The biggest problem lies with the editing. Stone has assembled footage in extraordinary shifts of mood and excitement in films such as "J.F.K," "Natural Born Killers," and "U-Turn," but here, it is the shift of one close-up shot after another in rapid succession. This often feels like super MTV, shots and whole sequences are so choppily edited that they leave a feeling of gradual disorientation. The worst of it is during the actual football games. Instead of showing us the mechanics and strategies of playing between the offense and defense, we get close-ups of bodies flying through the air, lots of physical poundings and flips, and twisting footballs, but no sense that any of this is being played on the field. In other words, we never get a panoramic sense of the field itself, and so everything is a blur, leaving us wondering as to what exactly is happening on screen. To top it off, there are numerous montages within montages, clouds speeding through the horizon, and the usual moonlight shots, which Stone has shown us before. All this is draining to watch, and one loses interest quickly.
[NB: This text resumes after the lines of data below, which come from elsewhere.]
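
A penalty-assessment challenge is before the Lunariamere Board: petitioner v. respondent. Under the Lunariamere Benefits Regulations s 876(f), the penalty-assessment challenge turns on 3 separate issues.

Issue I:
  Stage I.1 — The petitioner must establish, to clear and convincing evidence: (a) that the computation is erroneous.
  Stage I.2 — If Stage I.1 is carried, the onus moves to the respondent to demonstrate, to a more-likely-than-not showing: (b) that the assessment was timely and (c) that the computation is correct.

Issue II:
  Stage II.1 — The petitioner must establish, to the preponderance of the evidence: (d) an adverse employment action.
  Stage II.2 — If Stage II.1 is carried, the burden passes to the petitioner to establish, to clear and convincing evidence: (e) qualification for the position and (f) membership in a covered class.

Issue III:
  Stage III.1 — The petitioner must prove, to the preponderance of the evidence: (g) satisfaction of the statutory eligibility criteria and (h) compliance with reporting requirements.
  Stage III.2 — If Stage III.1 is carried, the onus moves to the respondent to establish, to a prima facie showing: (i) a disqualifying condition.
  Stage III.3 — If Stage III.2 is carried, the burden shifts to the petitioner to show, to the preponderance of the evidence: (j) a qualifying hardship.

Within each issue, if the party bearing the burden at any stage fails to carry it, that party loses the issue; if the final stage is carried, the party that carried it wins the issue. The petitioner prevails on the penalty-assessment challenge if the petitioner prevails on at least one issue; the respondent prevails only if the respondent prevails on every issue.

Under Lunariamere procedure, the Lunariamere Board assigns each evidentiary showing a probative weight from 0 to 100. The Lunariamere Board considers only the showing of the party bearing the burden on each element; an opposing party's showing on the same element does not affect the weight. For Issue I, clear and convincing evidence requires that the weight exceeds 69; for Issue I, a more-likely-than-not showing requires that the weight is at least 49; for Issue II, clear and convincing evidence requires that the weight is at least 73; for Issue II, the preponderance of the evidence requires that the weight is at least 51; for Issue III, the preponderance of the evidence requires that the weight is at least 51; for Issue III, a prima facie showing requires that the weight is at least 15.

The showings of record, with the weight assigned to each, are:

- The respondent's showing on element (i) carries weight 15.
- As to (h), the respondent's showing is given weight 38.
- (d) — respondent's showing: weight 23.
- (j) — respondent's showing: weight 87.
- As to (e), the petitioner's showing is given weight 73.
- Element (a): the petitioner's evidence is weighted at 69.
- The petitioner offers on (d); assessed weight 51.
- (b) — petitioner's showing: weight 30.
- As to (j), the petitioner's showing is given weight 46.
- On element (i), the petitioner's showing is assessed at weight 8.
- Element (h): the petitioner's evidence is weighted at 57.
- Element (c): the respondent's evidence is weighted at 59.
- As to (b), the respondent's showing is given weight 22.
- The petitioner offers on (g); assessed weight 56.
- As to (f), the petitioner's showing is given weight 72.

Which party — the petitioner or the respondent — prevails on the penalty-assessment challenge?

— Issue I —
Stage I.1 — burden on petitioner; standard: clear and convincing evidence (weight exceeds 69).
    (a): 69 ≤ 69 [not met]
  Not every element is met, so the petitioner fails to carry Stage I.1.
The analysis ends at Stage I.1; the respondent prevails on this issue.
— Issue II —
At Stage II.1 the petitioner must meet the preponderance of the evidence (weight is at least 51): on (d) the weight is 51 (the respondent's 23 is given no effect), which does reach 51, so (d) meets the standard.
  All elements met. The petitioner retains the burden for Stage II.2.
At Stage II.2 the petitioner must meet clear and convincing evidence (weight is at least 73): on (e) the weight is 73, which does reach 73, so (e) meets the standard; on (f) the weight is 72, < 73, so (f) does not meet the standard.
  Not every element is met, so the petitioner fails to carry Stage II.2.
The respondent prevails on this issue.
— Issue III —
Stage III.1 — burden on petitioner; standard: the preponderance of the evidence (weight is at least 51).
    (g): 56 ≥ 51 [met]
    (h): 57 (respondent's 38 disregarded) ≥ 51 [met]
  Stage III.1 is satisfied; the onus moves to the respondent.
Stage III.2 — burden on respondent; standard: a prima facie showing (weight is at least 15).
    (i): 15 (petitioner's 8 disregarded) ≥ 15 [met]
  The respondent carries Stage III.2; the petitioner now bears the burden.
Stage III.3 — burden on petitioner; standard: the preponderance of the evidence (weight is at least 51).
    (j): 46 (respondent's 87 disregarded) < 51 [not met]
  Stage III.3 not carried; the petitioner fails its burden.
The respondent prevails on this issue.
Per-issue: Issue I → respondent; Issue II → respondent; Issue III → respondent. The petitioner must prevail on at least one issue; overall, the respondent prevails.

respondent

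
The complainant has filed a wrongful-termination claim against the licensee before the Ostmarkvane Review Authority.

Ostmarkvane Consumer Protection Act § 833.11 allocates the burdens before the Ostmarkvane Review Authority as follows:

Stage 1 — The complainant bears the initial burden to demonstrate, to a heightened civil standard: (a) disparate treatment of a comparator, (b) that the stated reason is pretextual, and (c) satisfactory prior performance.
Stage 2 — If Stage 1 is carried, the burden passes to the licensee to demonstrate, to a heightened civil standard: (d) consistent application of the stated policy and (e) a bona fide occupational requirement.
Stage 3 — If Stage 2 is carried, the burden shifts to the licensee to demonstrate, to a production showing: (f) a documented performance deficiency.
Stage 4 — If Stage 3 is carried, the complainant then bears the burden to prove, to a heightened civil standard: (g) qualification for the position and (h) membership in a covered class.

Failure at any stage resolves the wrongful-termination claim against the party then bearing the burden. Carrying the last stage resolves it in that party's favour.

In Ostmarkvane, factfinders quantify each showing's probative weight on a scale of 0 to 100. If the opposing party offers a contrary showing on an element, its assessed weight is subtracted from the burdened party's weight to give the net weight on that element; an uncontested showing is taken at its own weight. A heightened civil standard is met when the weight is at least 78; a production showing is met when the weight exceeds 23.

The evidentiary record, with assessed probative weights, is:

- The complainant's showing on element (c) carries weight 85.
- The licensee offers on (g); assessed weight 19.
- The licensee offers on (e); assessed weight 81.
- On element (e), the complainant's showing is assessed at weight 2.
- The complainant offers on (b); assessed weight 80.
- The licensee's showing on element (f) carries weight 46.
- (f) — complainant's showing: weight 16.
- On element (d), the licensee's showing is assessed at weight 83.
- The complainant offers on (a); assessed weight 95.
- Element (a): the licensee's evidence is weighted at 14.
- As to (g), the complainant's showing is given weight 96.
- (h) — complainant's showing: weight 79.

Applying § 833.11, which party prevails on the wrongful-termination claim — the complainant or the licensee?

licensee

Stage 1 — burden on complainant; standard: a heightened civil standard (weight is at least 78).
    (a): 95 − 14 = 81 ≥ 78 [met]
    (b): 80 ≥ 78 [met]
    (c): 85 ≥ 78 [met]
  Stage 1 carried; the burden shifts to the licensee.
Stage 2 — burden on licensee; standard: a heightened civil standard (weight is at least 78).
    (d): 83 ≥ 78 [met]
    (e): 81 − 2 = 79 ≥ 78 [met]
  Stage 2 is satisfied; the licensee continues to bear the burden.
Stage 3 — burden on licensee; standard: a production showing (weight exceeds 23).
    (f): 46 − 16 = 30 > 23 [met]
  The licensee carries Stage 3; the complainant now bears the burden.
Stage 4 — burden on complainant; standard: a heightened civil standard (weight is at least 78).
    (g): 96 − 19 = 77 < 78 [not met]
    (h): 79 ≥ 78 [met]
  The complainant does not carry Stage 4.
The licensee prevails.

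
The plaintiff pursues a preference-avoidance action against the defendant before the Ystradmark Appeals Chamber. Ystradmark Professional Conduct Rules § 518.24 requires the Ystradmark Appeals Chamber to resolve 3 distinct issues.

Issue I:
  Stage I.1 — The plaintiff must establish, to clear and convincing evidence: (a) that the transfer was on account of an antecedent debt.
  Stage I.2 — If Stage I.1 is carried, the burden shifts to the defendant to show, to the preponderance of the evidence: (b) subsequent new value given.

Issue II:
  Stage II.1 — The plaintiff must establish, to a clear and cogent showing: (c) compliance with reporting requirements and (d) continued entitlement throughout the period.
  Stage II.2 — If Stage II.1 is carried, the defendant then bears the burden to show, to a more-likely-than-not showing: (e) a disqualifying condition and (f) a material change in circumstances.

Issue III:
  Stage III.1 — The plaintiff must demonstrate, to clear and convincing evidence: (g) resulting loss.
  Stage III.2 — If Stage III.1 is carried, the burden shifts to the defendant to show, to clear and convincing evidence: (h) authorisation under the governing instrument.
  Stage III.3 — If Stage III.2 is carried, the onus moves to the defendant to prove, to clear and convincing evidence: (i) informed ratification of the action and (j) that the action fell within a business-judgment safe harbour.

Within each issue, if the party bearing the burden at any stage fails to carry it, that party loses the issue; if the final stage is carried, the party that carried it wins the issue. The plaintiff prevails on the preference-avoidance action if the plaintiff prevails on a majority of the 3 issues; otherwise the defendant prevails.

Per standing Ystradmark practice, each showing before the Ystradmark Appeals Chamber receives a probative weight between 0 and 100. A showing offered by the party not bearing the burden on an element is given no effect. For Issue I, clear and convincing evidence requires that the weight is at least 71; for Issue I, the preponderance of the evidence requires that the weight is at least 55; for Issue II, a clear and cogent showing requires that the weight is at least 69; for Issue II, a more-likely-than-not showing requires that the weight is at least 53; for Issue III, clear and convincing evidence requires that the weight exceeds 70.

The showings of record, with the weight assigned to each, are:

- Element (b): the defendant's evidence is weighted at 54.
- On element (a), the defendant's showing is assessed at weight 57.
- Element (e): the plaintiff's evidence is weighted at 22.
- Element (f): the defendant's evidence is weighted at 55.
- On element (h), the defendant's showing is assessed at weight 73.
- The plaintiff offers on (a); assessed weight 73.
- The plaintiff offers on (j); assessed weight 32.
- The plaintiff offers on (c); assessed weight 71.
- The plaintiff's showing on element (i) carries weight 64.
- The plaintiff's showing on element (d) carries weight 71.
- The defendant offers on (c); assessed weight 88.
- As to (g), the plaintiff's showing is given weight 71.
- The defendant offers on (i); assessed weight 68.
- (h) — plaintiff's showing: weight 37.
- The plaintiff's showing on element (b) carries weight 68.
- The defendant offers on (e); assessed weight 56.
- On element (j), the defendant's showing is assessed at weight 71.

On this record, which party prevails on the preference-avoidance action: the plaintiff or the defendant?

— Issue I —
Stage I.1 — burden on plaintiff; standard: clear and convincing evidence (weight is at least 71).
    (a): 73 (defendant's 57 disregarded) ≥ 71 [met]
  Stage I.1 carried; the burden shifts to the defendant.
Stage I.2 — burden on defendant; standard: the preponderance of the evidence (weight is at least 55).
    (b): 54 (plaintiff's 68 disregarded) < 55 [not met]
  Not every element is met, so the defendant fails to carry Stage I.2.
So the plaintiff prevails on this issue.
— Issue II —
Stage II.1 (plaintiff, a clear and cogent showing, weight is at least 69): (c) 71 (defendant's 88 disregarded) ≥ 69 — meets; (d) 71 ≥ 69 — meets.
  The plaintiff carries Stage II.1; the defendant now bears the burden.
Stage II.2 (defendant, a more-likely-than-not showing, weight is at least 53): (e) 56 (plaintiff's 22 disregarded) ≥ 53 — meets; (f) 55 ≥ 53 — meets.
  The defendant carries the last stage.
All stages carried — the defendant prevails on this issue.
— Issue III —
Stage III.1 (plaintiff, clear and convincing evidence, weight exceeds 70): (g) 71 > 70 — meets.
  The plaintiff carries Stage III.1; the defendant now bears the burden.
Stage III.2 (defendant, clear and convincing evidence, weight exceeds 70): (h) 73 (plaintiff's 37 disregarded) > 70 — meets.
  Stage III.2 is satisfied; the defendant continues to bear the burden.
Stage III.3 (defendant, clear and convincing evidence, weight exceeds 70): (i) 68 (plaintiff's 64 disregarded) ≤ 70 — fails; (j) 71 (plaintiff's 32 disregarded) > 70 — meets.
  Not every element is met, so the defendant fails to carry Stage III.3.
The analysis ends at Stage III.3; the plaintiff prevails on this issue.
Per-issue: Issue I → plaintiff; Issue II → defendant; Issue III → plaintiff. The plaintiff must prevail on a majority of issues; overall, the plaintiff prevails.

plaintiff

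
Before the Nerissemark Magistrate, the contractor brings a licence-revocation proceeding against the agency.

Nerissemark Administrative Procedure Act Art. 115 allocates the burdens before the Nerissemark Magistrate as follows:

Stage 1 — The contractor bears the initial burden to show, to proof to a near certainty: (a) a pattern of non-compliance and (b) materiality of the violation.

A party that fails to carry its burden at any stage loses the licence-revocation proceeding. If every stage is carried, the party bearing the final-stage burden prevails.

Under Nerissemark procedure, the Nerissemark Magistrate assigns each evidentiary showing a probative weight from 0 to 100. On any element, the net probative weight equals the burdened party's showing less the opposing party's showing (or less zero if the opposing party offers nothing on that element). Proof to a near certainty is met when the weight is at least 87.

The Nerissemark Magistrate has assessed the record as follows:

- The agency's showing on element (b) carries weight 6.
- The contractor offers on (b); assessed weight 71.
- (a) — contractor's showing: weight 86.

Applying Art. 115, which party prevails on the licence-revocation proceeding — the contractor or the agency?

agency

Stage 1 (contractor, proof to a near certainty, weight is at least 87): (a) 86 < 87 — fails; (b) net 71−6=65 < 87 — fails.
  Stage 1 not carried; the contractor fails its burden.
So the agency prevails.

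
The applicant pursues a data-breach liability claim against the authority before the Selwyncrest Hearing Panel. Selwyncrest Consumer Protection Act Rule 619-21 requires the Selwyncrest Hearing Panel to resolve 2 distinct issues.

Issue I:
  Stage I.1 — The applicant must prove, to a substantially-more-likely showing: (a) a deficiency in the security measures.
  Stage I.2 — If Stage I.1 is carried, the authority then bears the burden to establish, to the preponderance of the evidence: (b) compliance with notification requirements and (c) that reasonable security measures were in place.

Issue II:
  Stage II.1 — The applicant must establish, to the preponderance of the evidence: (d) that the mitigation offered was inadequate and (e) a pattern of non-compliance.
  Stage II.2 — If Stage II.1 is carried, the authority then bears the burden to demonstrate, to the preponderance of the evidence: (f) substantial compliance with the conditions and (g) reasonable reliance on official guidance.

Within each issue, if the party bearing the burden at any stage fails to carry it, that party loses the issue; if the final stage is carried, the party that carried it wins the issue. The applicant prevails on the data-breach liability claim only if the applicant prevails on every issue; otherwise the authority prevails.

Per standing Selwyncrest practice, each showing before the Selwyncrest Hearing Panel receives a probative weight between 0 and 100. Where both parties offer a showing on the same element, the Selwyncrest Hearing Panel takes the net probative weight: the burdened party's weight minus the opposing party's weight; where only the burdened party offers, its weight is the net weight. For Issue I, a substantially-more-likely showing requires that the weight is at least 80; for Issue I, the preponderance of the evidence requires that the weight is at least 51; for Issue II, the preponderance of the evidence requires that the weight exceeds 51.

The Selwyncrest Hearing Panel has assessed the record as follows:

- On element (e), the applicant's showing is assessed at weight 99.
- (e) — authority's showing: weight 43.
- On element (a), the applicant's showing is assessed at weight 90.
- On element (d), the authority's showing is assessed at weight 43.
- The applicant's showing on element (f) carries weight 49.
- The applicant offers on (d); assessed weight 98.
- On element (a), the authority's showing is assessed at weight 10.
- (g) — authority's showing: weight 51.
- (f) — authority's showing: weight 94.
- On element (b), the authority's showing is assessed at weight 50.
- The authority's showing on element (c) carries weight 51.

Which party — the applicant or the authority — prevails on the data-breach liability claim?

— Issue I —
Stage I.1 (applicant, a substantially-more-likely showing, weight is at least 80): (a) net 90−10=80 ≥ 80 — meets.
  Stage I.1 is satisfied; the onus moves to the authority.
Stage I.2 (authority, the preponderance of the evidence, weight is at least 51): (b) 50 < 51 — fails; (c) 51 ≥ 51 — meets.
  Stage I.2 not carried; the authority fails its burden.
So the applicant prevails on this issue.
— Issue II —
Stage II.1 — burden on applicant; standard: the preponderance of the evidence (weight exceeds 51).
    (d): 98 − 43 = 55 > 51 [met]
    (e): 99 − 43 = 56 > 51 [met]
  The applicant carries Stage II.1; the authority now bears the burden.
Stage II.2 — burden on authority; standard: the preponderance of the evidence (weight exceeds 51).
    (f): 94 − 49 = 45 ≤ 51 [not met]
    (g): 51 ≤ 51 [not met]
  Not every element is met, so the authority fails to carry Stage II.2.
The analysis ends at Stage II.2; the applicant prevails on this issue.
Per-issue: Issue I → applicant; Issue II → applicant. The applicant must prevail on every issue; overall, the applicant prevails.

applicant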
It is also hard to judge the actors in the film since they are cut-and-pasted in such randomness that Stone barely lets a take run longer than three seconds. A theme is hidden somewhere in this mess about how football players have no education and have nothing else to offer besides great games and reaping in lots of profits. But all is lost in Stone's grandiose style that, for the first time in his career, has no true rhyme or reason (celebrityism and lifestyles of the players, not to mention physical abuses of their bodies, are given minimal exposure). The overall effect is blurry, and casts a pale shadow of the once great Oliver Stone.